Adaobi Tricia Nwaubani introduces and reads an excerpt from her novel:
Sade Adeniran - Imagine This
A compelling story about the human spirit and resilience against the odds. Imagine This is the journal of Lola Ogunwole which she starts at the age of nine; it charts her survival from childhood to adulthood. Born in London to Nigerian parents, Lola and her brother Adebola grow up in a temporary foster home after their mother abandons them. They are briefly reunited with their father when, in danger of losing them for good, he packs up and moves them back to Nigeria to live.
For Lola, the trauma of leaving London and settling in Lagos is soon overshadowed by separation from her father and the only constant in her life, her brother Adebola. They are both sent to live with different relatives and Lola ends up with her aunt, in a small village called Idogun where her struggle for survival begins.
Lola Shoneyin - The Secret Lives of Baba Segi's Wives
For a polygamist like Baba Segi, his collection of wives and a gaggle of children are the symbol of prosperity, success and validation of his manhood. Everything runs reasonably smoothly in the patriarchal home, until wife number four intrudes on this family romance.

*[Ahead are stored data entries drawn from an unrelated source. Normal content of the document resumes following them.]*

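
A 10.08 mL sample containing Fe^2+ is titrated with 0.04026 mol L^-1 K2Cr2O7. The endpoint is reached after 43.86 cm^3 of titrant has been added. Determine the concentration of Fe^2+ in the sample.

1.05 M

n(K2Cr2O7) = 0.04026 x 0.04386 = 0.001766 mol.
From the balanced equation, 1 mol K2Cr2O7 reacts with 6 mol Fe^2+, so n(Fe^2+) = 0.001766 x 6/1 = 0.01059 mol.
[Fe^2+] = 0.01059 / 0.01008 L = 1.05 M.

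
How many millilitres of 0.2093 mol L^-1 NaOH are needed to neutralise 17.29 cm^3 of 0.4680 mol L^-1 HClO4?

38.7 mL

n(HClO4) = 0.4680 mol/L x 0.01729 L = 0.008092 mol.
At equivalence n(NaOH) = n(HClO4) = 0.008092 mol.
V(NaOH) = 0.008092 / 0.2093 = 0.03866 L = 38.7 mL.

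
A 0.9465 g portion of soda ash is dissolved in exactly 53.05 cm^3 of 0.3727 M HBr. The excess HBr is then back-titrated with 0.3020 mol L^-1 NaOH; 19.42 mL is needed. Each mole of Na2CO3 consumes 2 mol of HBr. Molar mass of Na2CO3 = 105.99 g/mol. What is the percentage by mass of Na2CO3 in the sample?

Total n(HBr) added = 0.3727 x 0.05305 = 0.01977 mol.
n(NaOH) used = 0.3020 x 0.01942 = 0.005865 mol, which equals the excess n(HBr).
So n(HBr) consumed by the sample = 0.01977 - 0.005865 = 0.01391 mol.
n(Na2CO3) = 0.01391 / 2 = 0.006953 mol.
mass Na2CO3 = 0.006953 x 105.99 = 0.7370 g, so %Na2CO3 = 0.7370/0.9465 x 100 = 77.9%.

77.9%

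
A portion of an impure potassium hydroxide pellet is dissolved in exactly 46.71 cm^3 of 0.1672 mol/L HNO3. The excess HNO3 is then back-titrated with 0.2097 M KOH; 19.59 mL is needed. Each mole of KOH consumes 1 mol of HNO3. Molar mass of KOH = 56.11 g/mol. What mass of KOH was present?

Total n(HNO3) added = 0.1672 x 0.04671 = 0.007810 mol.
n(KOH) used = 0.2097 x 0.01959 = 0.004108 mol, which equals the excess n(HNO3).
So n(HNO3) consumed by the sample = 0.007810 - 0.004108 = 0.003702 mol.
n(KOH) = 0.003702 / 1 = 0.003702 mol.
mass = 0.003702 mol x 56.11 g/mol = 0.208 g.

0.208 g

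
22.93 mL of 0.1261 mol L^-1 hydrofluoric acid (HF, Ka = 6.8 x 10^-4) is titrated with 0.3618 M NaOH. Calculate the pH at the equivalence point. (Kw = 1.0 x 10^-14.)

8.07

n(HF) = 0.1261 x 0.02293 = 0.002891 mol; V(NaOH) at equivalence = 0.002891/0.3618 = 0.007992 L.
At equivalence all the acid is converted to F-; total volume = 0.02293 + 0.007992 = 0.03092 L, so [F-] = 0.002891/0.03092 = 0.09351 M.
Kb = Kw/Ka = 1.0e-14 / 6.8 x 10^-4 = 1.47e-11.
[OH^-] = sqrt(Kb x [F-]) = sqrt(1.47e-11 x 0.09351) = 1.17e-6 M.
pOH = 5.93, so pH = 14.00 - 5.93 = 8.07.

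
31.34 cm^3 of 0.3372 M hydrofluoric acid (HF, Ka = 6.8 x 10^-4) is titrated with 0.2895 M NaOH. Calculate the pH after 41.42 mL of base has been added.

n(acid) = 0.3372 x 0.03134 = 0.01057 mol; n(NaOH) added = 0.2895 x 0.04142 = 0.01199 mol.
Base is in excess by 0.01199 - 0.01057 = 0.001423 mol in a total volume of 0.07276 L.
[OH^-] = 0.001423/0.07276 = 0.01956 M, so pOH = 1.71 and pH = 14.00 - 1.71 = 12.29.

12.29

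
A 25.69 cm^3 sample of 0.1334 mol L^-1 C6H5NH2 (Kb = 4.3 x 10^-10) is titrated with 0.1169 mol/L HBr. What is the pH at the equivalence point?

n(C6H5NH2) = 0.1334 x 0.02569 = 0.003427 mol; V(HBr) at equivalence = 0.003427/0.1169 = 0.02932 L.
At equivalence the base is fully converted to C6H5NH3+; total volume = 0.05501 L, so [C6H5NH3+] = 0.003427/0.05501 = 0.06230 M.
Ka(C6H5NH3+) = Kw/Kb = 1.0e-14 / 4.3 x 10^-10 = 2.33e-5.
[H^+] = sqrt(Ka x [C6H5NH3+]) = sqrt(2.33e-5 x 0.06230) = 0.00120 M.
pH = -log(0.00120) = 2.92.

2.92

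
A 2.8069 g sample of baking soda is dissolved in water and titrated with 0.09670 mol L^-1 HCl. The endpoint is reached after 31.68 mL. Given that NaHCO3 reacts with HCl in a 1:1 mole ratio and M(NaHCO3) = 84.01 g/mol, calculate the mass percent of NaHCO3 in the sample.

n(HCl) = 0.09670 x 0.03168 = 0.003063 mol.
n(NaHCO3) = 0.003063 / 1 = 0.003063 mol.
mass of NaHCO3 = 0.003063 x 84.01 = 0.2574 g.
% purity = 0.2574 / 2.8069 x 100 = 9.17%.

9.17%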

Bolanle, a graduate amongst the semi-literate wives, is hated from the start. Baba Segi's glee at bagging a graduate doesn't help matters. Worse, Bolanle's arrival threatens to do more than simply ruffle feathers. She's unwittingly set to expose a secret that her co-wives intend to protect, at all costs.
Lola Shoneyin's light and ironic touch exposes not only the rotten innards of Baba Segi's polygamous household in this cleverly plotted story; it also shows how women no educated or semi-literate, women in contemporary Nigeria can be as restricted, controlled and damaged by men - be they fathers, husbands, uncles, rapists - as they've never been.